O grande desafio de uma análise política consistente da conjuntura é compreender a sua totalidade, ou seja, o movimento de todas as suas contradições e não como geralmente se faz, absolutizar o papel de um ou outro aspecto que, embora importante, não permite, de forma isolada, a compreensão daquele todo complexo. É isso o que cada analista da esquerda, ou num sentido mais coletivo, cada partido de esquerda busca fazer por meio de seus erros e acertos e, sobretudo, de suas autocríticas.
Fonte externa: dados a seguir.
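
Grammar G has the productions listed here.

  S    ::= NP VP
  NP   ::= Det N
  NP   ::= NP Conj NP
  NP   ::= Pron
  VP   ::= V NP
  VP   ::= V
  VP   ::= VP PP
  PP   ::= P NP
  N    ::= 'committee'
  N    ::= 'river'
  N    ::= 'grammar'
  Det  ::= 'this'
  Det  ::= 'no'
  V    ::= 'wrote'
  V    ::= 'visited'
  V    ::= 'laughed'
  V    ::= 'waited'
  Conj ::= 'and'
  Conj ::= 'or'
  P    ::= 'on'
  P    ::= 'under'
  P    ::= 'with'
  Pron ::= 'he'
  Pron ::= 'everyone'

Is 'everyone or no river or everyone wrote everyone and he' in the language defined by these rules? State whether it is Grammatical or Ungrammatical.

Grammatical

S
  NP
    NP
      Pron: everyone
    Conj: or
    NP
      NP
        Det: no
        N: river
      Conj: or
      NP
        Pron: everyone
  VP
    V: wrote
    NP
      NP
        Pron: everyone
      Conj: and
      NP
        Pron: he
The bracketing above is licensed at every node by one of the given productions, with S at the root.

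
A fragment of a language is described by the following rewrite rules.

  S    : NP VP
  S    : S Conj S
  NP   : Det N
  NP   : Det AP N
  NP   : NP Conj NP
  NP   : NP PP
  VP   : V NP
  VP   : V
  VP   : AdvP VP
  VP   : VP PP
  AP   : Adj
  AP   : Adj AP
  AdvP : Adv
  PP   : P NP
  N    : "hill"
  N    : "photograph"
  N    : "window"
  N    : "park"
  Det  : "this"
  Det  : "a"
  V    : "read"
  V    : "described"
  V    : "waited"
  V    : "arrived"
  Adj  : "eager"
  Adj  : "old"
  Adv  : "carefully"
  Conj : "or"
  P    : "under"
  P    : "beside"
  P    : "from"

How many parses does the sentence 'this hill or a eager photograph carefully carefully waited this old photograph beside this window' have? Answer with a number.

Two of the 4 distinct bracketings:
[S [NP [NP [Det this] [N hill]] [Conj or] [NP [Det a] [AP [Adj eager]] [N photograph]]] [VP [AdvP [Adv carefully]] [VP [AdvP [Adv carefully]] [VP [V waited] [NP [NP [Det this] [AP [Adj old]] [N photograph]] [PP [P beside] [NP [Det this] [N window]]]]]]]]
[S [NP [NP [Det this] [N hill]] [Conj or] [NP [Det a] [AP [Adj eager]] [N photograph]]] [VP [AdvP [Adv carefully]] [VP [AdvP [Adv carefully]] [VP [VP [V waited] [NP [Det this] [AP [Adj old]] [N photograph]]] [PP [P beside] [NP [Det this] [N window]]]]]]]
The difference turns on whether NP → NP PP is used at the relevant span, versus an alternative expansion of NP.

4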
Falo disso para discordar de certas críticas à suposta incapacidade da esquerda de compreender as estratégias tanto de Bolsonaro quanto da direita liberal representada principalmente pela grande mídia. A esquerda é frequentemente acusada de ser enganada tanto pelo diversionismo das fake news de Bolsonaro quanto de ser pautada pela agenda da grande mídia. E nos advertem: o principal é a pauta economia neoliberal, que Bolsonaro toca e a direita liberal apoia, apesar de suas divergências com a escatologia verbal do capitão-presidente. Ninguém combateu e denunciou mais a pauta econômica neoliberal de Temer e Bolsonaro do que as esquerdas. E fez isso no Congresso e nas ruas, inclusive com várias greves gerais. Agora, não podemos ignorar a influência ideológica que a cortina de fumaça das fake news de Bolsonaro exercem na massa do povo e por isso têm de ser também combatidas. Na luta contra a pauta econômica temos na piora da vida do povo um grande aliado para o seu esclarecimento político. E isso nos favorece na luta contra o diversionismo ideológico das fake news, a chamada guerra semiótica.
A eficácia enganadora dessa guerra semiótica é maior onde a consciência política do povo é baixa, como é o caso do Brasil. Porque ela não tem a mesma eficácia contra o povo venezuelano, que mesmo sofrendo as consequências das sanções americanas se mobiliza para defender a sua independência e a sua revolução? Muita coisa ainda pode ser dita sobre tudo isso. Mas para finalizar entendo que a oposição de direita que está se formando via Dória em São Paulo e via Globo e grande mídia contra Bolsonaro não é, claro, por causa de sua política econômica neoliberal, que todos estes apoiam, mas por temerem que o autoritário presidente a comprometa com a sua forma bizarra de exercer o poder.
A oposição que essa direita faz é no fio da navalha para evitar que seus ataques morais a Bolsonaro não fortaleçam a esquerda contra o que ela mais defende, o entreguismo do governo e sua total subordinação ao capital financeiro, os verdadeiros culpados da crise do Brasil.